Authorities: Want Assurances Prints Belong To Kennedy's Cousins
Feb. 21, 1985
WEST PALM BEACH, Fla. (AP) _ None of the fingerprints in the hotel room where David Kennedy died match the prints of Caroline Kennedy and Sydney Lawford McKelvy provided by a family lawyer, but police want to fingerprint the Kennedy cousins themselves, according to a sworn statement.
Palm Beach Assistant State Attorney Pablo Perhacs said he is trying to arrange for Miss Kennedy and Mrs.

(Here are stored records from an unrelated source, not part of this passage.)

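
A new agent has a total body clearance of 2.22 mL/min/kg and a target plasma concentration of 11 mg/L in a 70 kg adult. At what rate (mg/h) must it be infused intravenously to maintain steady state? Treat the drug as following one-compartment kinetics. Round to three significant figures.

CL = 2.22 mL/min/kg × 70 kg = 155.4 mL/min = 155.4 × 60/1000 = 9.324 L/h
R₀ = 9.324 × 11 = 102.6 mg/h

103 mg/h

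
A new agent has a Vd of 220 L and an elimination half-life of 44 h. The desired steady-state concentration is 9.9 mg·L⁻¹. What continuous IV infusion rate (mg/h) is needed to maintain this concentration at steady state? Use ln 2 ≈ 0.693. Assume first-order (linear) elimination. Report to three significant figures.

k = 0.693/44 = 0.01575 h⁻¹, so CL = k·Vd = 0.01575 × 220.0 = 3.465 L/h
Infusion rate = CL × Css = 3.465 × 9.9 = 34.30 mg/h

34.3 mg/h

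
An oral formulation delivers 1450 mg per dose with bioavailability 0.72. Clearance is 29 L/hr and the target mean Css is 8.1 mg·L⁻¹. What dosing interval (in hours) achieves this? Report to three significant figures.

4.44 h

F·D/τ = CL·Css → τ = F·D / (CL·Css).
τ = 0.72 × 1450 / (29 × 8.1) = 4.444 h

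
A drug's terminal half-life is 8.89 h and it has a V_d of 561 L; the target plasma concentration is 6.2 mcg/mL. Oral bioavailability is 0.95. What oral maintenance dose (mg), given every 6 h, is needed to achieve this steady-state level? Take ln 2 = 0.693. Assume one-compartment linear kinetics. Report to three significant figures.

1710 mg

k = 0.693/8.89 = 0.07795 h⁻¹, so CL = k·Vd = 0.07795 × 561.0 = 43.73 L/h
D = CL × Css × τ / F = 43.73 × 6.2 × 6 / 0.95 = 1712 mg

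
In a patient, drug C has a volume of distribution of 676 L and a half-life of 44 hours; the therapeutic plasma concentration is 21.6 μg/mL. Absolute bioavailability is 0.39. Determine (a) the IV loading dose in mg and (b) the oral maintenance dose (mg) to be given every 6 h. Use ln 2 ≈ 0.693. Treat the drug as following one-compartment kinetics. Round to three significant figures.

LD = Vd × C = 676.0 × 21.6 = 14600 mg
CL = 0.693 × Vd / t½ = 0.693 × 676.0 / 44 = 10.65 L/h
D = CL × Css × τ / F = 10.65 × 21.6 × 6 / 0.39 = 3539 mg

(a) 14600 mg; (b) 3540 mg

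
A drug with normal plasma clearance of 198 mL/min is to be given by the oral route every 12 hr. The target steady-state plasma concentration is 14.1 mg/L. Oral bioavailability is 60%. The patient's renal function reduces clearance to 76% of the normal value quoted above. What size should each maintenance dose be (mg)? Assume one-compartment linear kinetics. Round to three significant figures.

2550 mg

CL = 198 mL/min = 198 × 0.06 = 11.88 L/h
Patient clearance = 0.76 × 11.88 = 9.029 L/h
At steady state, dose per interval replaces the amount cleared in that interval: F·D/τ = CL·Css.
D = CL × Css × τ / F = 9.029 × 14.1 × 12 / 0.6 = 2546 mg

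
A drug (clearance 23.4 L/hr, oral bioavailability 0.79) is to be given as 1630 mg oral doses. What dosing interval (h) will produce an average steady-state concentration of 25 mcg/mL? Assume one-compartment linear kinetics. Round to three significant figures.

2.20 h

F·D/τ = CL·Css → τ = F·D / (CL·Css).
τ = 0.79 × 1630 / (23.4 × 25) = 2.201 h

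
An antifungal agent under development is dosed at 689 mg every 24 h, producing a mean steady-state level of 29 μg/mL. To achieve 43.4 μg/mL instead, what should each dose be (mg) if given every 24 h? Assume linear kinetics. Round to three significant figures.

1030 mg

For first-order elimination, Css ∝ F·D/(CL·τ); F and CL are unchanged, so Css ∝ D/τ.
D₂ = D₁ × (Css,target / Css,current) = 689 × 43.4/29 = 1031 mg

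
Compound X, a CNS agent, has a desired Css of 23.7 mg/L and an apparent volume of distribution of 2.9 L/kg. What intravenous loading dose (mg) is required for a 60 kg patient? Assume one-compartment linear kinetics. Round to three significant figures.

4120 mg

Total Vd = 2.9 × 60 = 174.0 L
The loading dose fills Vd to the target concentration.
LD = Vd × C = 174.0 × 23.70 = 4124 mg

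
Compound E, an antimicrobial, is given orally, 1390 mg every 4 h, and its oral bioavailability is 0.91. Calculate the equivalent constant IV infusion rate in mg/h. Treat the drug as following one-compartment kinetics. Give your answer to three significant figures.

Equivalent systemic input: infusion rate = F·D/τ.
Rate = 0.91 × 1390 / 4 = 316.2 mg/h

316 mg/h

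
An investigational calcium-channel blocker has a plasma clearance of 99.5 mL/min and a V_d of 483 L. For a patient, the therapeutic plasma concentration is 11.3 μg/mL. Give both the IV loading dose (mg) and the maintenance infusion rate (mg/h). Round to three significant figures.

(a) 5460 mg; (b) 67.5 mg/h

Loading: fill Vd to C_target → 483.0 L × 11.3 mg/L = 5458 mg
Convert clearance: 99.5 mL/min × 60 min/h ÷ 1000 mL/L = 5.970 L/h
Maintenance: replace elimination → rate = CL × Css = 5.970 × 11.3 = 67.46 mg/h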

McKelvy to be fingerprinted by local authorities, but he would settle for an assurance that the prints already available were taken by an acceptable agency.
Kennedy family lawyer Herbert Miller said he had arranged the taking of those prints.

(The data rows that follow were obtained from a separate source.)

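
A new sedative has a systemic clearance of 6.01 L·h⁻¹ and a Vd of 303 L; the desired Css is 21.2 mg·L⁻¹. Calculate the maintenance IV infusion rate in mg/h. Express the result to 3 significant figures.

Vd does not affect the maintenance rate; only clearance governs steady-state input.
Infusion rate = CL · Css = 6.010 L/h × 21.2 mg/L = 127.4 mg/h

127 mg/h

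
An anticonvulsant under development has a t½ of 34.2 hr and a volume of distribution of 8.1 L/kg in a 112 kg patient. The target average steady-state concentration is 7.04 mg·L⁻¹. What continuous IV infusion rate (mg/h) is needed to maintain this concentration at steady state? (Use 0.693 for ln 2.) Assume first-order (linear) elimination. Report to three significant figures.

Vd(total) = 112 kg × 8.1 L/kg = 907.2 L
CL = ln 2 · Vd / t½ = 0.693 × 907.2 / 34.2 = 18.38 L/h
Infusion rate = CL × Css = 18.38 × 7.04 = 129.4 mg/h

129 mg/h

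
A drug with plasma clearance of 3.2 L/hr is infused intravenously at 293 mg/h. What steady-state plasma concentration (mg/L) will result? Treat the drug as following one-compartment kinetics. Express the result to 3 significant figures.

Css = rate / CL = 293 / 3.200 = 91.56 mg/L

91.6 mg/L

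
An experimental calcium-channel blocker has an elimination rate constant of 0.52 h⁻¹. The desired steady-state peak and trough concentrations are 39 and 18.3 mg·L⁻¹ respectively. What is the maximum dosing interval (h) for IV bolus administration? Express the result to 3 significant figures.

1.46 h

Between IV bolus doses, concentration decays as C = C₀·e^(−kτ), so C_peak/C_trough = e^(kτ).
τ_max = ln(C_peak/C_trough) / k = ln(39/18.3) / 0.5200 = 0.7567 / 0.5200 = 1.455 h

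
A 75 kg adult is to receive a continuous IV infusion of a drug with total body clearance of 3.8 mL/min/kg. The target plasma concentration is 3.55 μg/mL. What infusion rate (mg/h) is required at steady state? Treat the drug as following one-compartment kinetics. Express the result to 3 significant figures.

CL = 3.8 mL/min/kg × 75 kg = 285.0 mL/min = 285.0 × 60/1000 = 17.10 L/h
R₀ = 17.10 × 3.55 = 60.71 mg/h

60.7 mg/h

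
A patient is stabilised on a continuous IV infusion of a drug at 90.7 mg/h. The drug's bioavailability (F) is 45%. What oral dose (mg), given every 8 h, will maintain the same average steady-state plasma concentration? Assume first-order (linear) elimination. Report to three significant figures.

To maintain the same Css, the systemic dosing rate must be unchanged: F·D/τ = infusion rate.
D = rate × τ / F = 90.7 × 8 / 0.45 = 1612 mg

1610 mg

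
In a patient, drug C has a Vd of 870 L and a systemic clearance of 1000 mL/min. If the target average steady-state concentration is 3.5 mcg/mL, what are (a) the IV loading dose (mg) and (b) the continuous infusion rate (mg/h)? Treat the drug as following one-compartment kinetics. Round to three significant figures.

(a) 3050 mg; (b) 210 mg/h

Loading dose = Vd × C = 870.0 × 3.5 = 3045 mg
CL = 1000 mL/min = 1000 × 0.06 = 60.00 L/h
Maintenance: replace elimination → rate = CL × Css = 60.00 × 3.5 = 210.0 mg/h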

''Number one, those prints that the police department has are (Miss Kennedy's and Mrs. McKelvy's) prints,'' Miller said Wednesday in a telephone interview from his home in Trenton, N.J. ''I personally arranged to have them taken. Number two, those prints don't match any taken anywhere in that room.''
Police Chief Joseph Terlizzese agreed with the second part of Miller's contention in earlier pre-trial statements taken in the case of two bellhops charged with selling cocaine to Kennedy before his drug-induced death April 25 at the Brazilian Court Hotel in Palm Beach.
But police fingerpring technician Edgar Burroughs said in a sworn statement Wednesday that Terlizzese has inquired about the possibility of having the two Kennedy cousins return to Palm Beach for a personal fingerprinting session.
Miss Kennedy has said in earlier statements that she and Mrs. McKelvy visited the hotel just before Kennedy's body was found, but did not visit his room.
Burroughs also said Wednesday that the fingerprints lifted from the room didn't match those of Peter Marchant and David Dorr, the two men charged with selling cocaine to Kennedy. He added that seven of the fingerprints found in the room haven't been identified.
Marchant, 24, of Warwick, R.I., and Dorr, 30, of West Yarmouth, Mass., have been charged with selling cocaine and conspiracy to sell cocaine.